Our study also found that between rural and urban study locations there were significant differences in PrEP awareness. Eight of the nine counties the study recruited from were urban, while Columbia County was the only county that was rural as defined by the U.S. Census Bureau (USCB, 2010). Four of our recruitment sites were the top 4 counties in Florida (Miami-Dade, Broward, Orange, and Hillsborough Counties, respectively) for new HIV infections in 2017, while Columbia County ranked 36th (FDOH, 2017). Lower burden of HIV and depressed HIV prevention resources in low prevalence areas may contribute to lower awareness of PrEP in rural areas. In the U.S., HIV infection rates are increasing in nonurban areas (Schafer et al., 2017). Previous research has found that PLWH in rural areas had lower retention in care and viral suppression than in urban areas (Nelson et al., 2018). Poorer retention in care and viral suppression among rural PLWH is concerning as it may highlight a gap in HIV prevention, as previous research has also found that people in rural areas also have barriers to sexual healthcare (Schafer et al., 2017; Hubach et al., 2017; Hallum-Montes et al., 2016), particularly in accessing PrEP (Hubach et al., 2017). Our findings support mounting calls for additional sexual health centered services developed for and targeted to rural populations.
The descriptive information among those aware of PrEP suggest that doctors and HIV/AIDS support groups are important sources of PrEP information. Previous research on correlates to PrEP uptake found that first hearing about PrEP from a care provider was associated with increased PrEP uptake (Algarin et al., 2019). Future research should examine if provider driven interventions that aim to educate PLWH about PrEP could result in increased PrEP uptake by HIV-negative people in PLWH’s social and sexual networks. Additionally high frequency of using HIV/AIDS support groups for PrEP awareness and PrEP information could imply that additional interventions that target HIV/AIDS support groups could supplement and enforce PrEP information PLWH learn from care providers.
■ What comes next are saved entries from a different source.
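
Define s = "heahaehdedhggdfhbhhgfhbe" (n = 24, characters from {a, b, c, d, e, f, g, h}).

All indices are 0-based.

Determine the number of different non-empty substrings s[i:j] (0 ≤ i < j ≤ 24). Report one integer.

sorted suffixes:
  #0 SA[0]=4  'aehdedhggdfhbhhgfhbe'
  #1 SA[1]=2  'ahaehdedhggdfhbhhgfhbe'
  #2 SA[2]=22  'be'
  #3 SA[3]=16  'bhhgfhbe'
  #4 SA[4]=7  'dedhggdfhbhhgfhbe'
  #5 SA[5]=13  'dfhbhhgfhbe'
  #6 SA[6]=9  'dhggdfhbhhgfhbe'
  #7 SA[7]=23  'e'
  #8 SA[8]=1  'eahaehdedhggdfhbhhgfhbe'
  #9 SA[9]=8  'edhggdfhbhhgfhbe'
  #10 SA[10]=5  'ehdedhggdfhbhhgfhbe'
  #11 SA[11]=20  'fhbe'
  #12 SA[12]=14  'fhbhhgfhbe'
  #13 SA[13]=12  'gdfhbhhgfhbe'
  #14 SA[14]=19  'gfhbe'
  #15 SA[15]=11  'ggdfhbhhgfhbe'
  #16 SA[16]=3  'haehdedhggdfhbhhgfhbe'
  #17 SA[17]=21  'hbe'
  #18 SA[18]=15  'hbhhgfhbe'
  #19 SA[19]=6  'hdedhggdfhbhhgfhbe'
  #20 SA[20]=0  'heahaehdedhggdfhbhhgfhbe'
  #21 SA[21]=18  'hgfhbe'
  #22 SA[22]=10  'hggdfhbhhgfhbe'
  #23 SA[23]=17  'hhgfhbe'

SA = [4, 2, 22, 16, 7, 13, 9, 23, 1, 8, 5, 20, 14, 12, 19, 11, 3, 21, 15, 6, 0, 18, 10, 17]
i: (SA[i-1],SA[i]) lcp shared
  1: (4,2) 1 'a'
  2: (2,22) 0 ''
  3: (22,16) 1 'b'
  4: (16,7) 0 ''
  5: (7,13) 1 'd'
  6: (13,9) 1 'd'
  7: (9,23) 0 ''
  8: (23,1) 1 'e'
  9: (1,8) 1 'e'
  10: (8,5) 1 'e'
  11: (5,20) 0 ''
  12: (20,14) 3 'fhb'
  13: (14,12) 0 ''
  14: (12,19) 1 'g'
  15: (19,11) 1 'g'
  16: (11,3) 0 ''
  17: (3,21) 1 'h'
  18: (21,15) 2 'hb'
  19: (15,6) 1 'h'
  20: (6,0) 1 'h'
  21: (0,18) 1 'h'
  22: (18,10) 2 'hg'
  23: (10,17) 1 'h'

n(n+1)/2 = 24·25/2 = 300
Σ LCP = 0 + 1 + 0 + 1 + 0 + 1 + 1 + 0 + 1 + 1 + 1 + 0 + 3 + 0 + 1 + 1 + 0 + 1 + 2 + 1 + 1 + 1 + 2 + 1 = 21
distinct = 300 − 21 = 279

279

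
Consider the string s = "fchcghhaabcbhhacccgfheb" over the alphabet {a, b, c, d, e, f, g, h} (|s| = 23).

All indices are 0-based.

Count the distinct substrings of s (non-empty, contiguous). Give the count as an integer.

rank | idx | suffix
   0 |   7 | aabcbhhacccgfheb
   1 |   8 | abcbhhacccgfheb
   2 |  14 | acccgfheb
   3 |  22 | b
   4 |   9 | bcbhhacccgfheb
   5 |  11 | bhhacccgfheb
   6 |  10 | cbhhacccgfheb
   7 |  15 | cccgfheb
   8 |  16 | ccgfheb
   9 |  17 | cgfheb
  10 |   3 | cghhaabcbhhacccgfheb
  11 |   1 | chcghhaabcbhhacccgfheb
  12 |  21 | eb
  13 |   0 | fchcghhaabcbhhacccgfheb
  14 |  19 | fheb
  15 |  18 | gfheb
  16 |   4 | ghhaabcbhhacccgfheb
  17 |   6 | haabcbhhacccgfheb
  18 |  13 | hacccgfheb
  19 |   2 | hcghhaabcbhhacccgfheb
  20 |  20 | heb
  21 |   5 | hhaabcbhhacccgfheb
  22 |  12 | hhacccgfheb

SA = [7, 8, 14, 22, 9, 11, 10, 15, 16, 17, 3, 1, 21, 0, 19, 18, 4, 6, 13, 2, 20, 5, 12]
i: (SA[i-1],SA[i]) lcp shared
  1: (7,8) 1 'a'
  2: (8,14) 1 'a'
  3: (14,22) 0 ''
  4: (22,9) 1 'b'
  5: (9,11) 1 'b'
  6: (11,10) 0 ''
  7: (10,15) 1 'c'
  8: (15,16) 2 'cc'
  9: (16,17) 1 'c'
  10: (17,3) 2 'cg'
  11: (3,1) 1 'c'
  12: (1,21) 0 ''
  13: (21,0) 0 ''
  14: (0,19) 1 'f'
  15: (19,18) 0 ''
  16: (18,4) 1 'g'
  17: (4,6) 0 ''
  18: (6,13) 2 'ha'
  19: (13,2) 1 'h'
  20: (2,20) 1 'h'
  21: (20,5) 1 'h'
  22: (5,12) 3 'hha'

n(n+1)/2 = 23·24/2 = 276
Σ LCP = 0 + 1 + 1 + 0 + 1 + 1 + 0 + 1 + 2 + 1 + 2 + 1 + 0 + 0 + 1 + 0 + 1 + 0 + 2 + 1 + 1 + 1 + 3 = 21
distinct = 276 − 21 = 255

255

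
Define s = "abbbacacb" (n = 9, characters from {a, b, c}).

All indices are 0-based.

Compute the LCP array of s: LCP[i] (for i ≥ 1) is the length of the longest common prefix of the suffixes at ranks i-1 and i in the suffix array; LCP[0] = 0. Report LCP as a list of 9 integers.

[0, 1, 2, 0, 1, 1, 2, 0, 1]

sorted suffixes:
  #0 SA[0]=0  'abbbacacb'
  #1 SA[1]=4  'acacb'
  #2 SA[2]=6  'acb'
  #3 SA[3]=8  'b'
  #4 SA[4]=3  'bacacb'
  #5 SA[5]=2  'bbacacb'
  #6 SA[6]=1  'bbbacacb'
  #7 SA[7]=5  'cacb'
  #8 SA[8]=7  'cb'

SA = [0, 4, 6, 8, 3, 2, 1, 5, 7]
i: (SA[i-1],SA[i]) lcp shared
  1: (0,4) 1 'a'
  2: (4,6) 2 'ac'
  3: (6,8) 0 ''
  4: (8,3) 1 'b'
  5: (3,2) 1 'b'
  6: (2,1) 2 'bb'
  7: (1,5) 0 ''
  8: (5,7) 1 'c'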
Though 65% of those who were aware of PrEP were ‘likely/somewhat likely’ to suggest PrEP to someone they knew, around a third were ‘neutral’ or ‘somewhat unlikely/unlikely’ to suggest PrEP. Future qualitative research should examine barriers of PLWH in suggesting PrEP to someone they know.
Limitations
Due to small sample size, transgender/gender non-conforming individuals (n=11), were removed from analyses. Future studies should continue to measure PrEP awareness among this population. Additionally, our study used convenience sampling to recruit participants. Convenience sampling at majority community based organizations, clinics, and county health department settings could have made our sample more aware of PrEP as they may have exposure to materials that mention PrEP.
Conclusion
Despite the limitations, this study had important strengths. The Florida Cohort study recruited from 9 different locations that spanned the state of Florida, increasing future generalizability of findings for the state. Additionally, to the authors’ knowledge, this is the first study to examine the sources of PrEP awareness, most likely source of future PrEP information, and most trusted source for PrEP information among PLWH.
Acknowledgements
This work was supported by the NIH/NIAAA under Grant U24 AA022002. We would like to thank Katherine Huber for her contributions to the manuscript.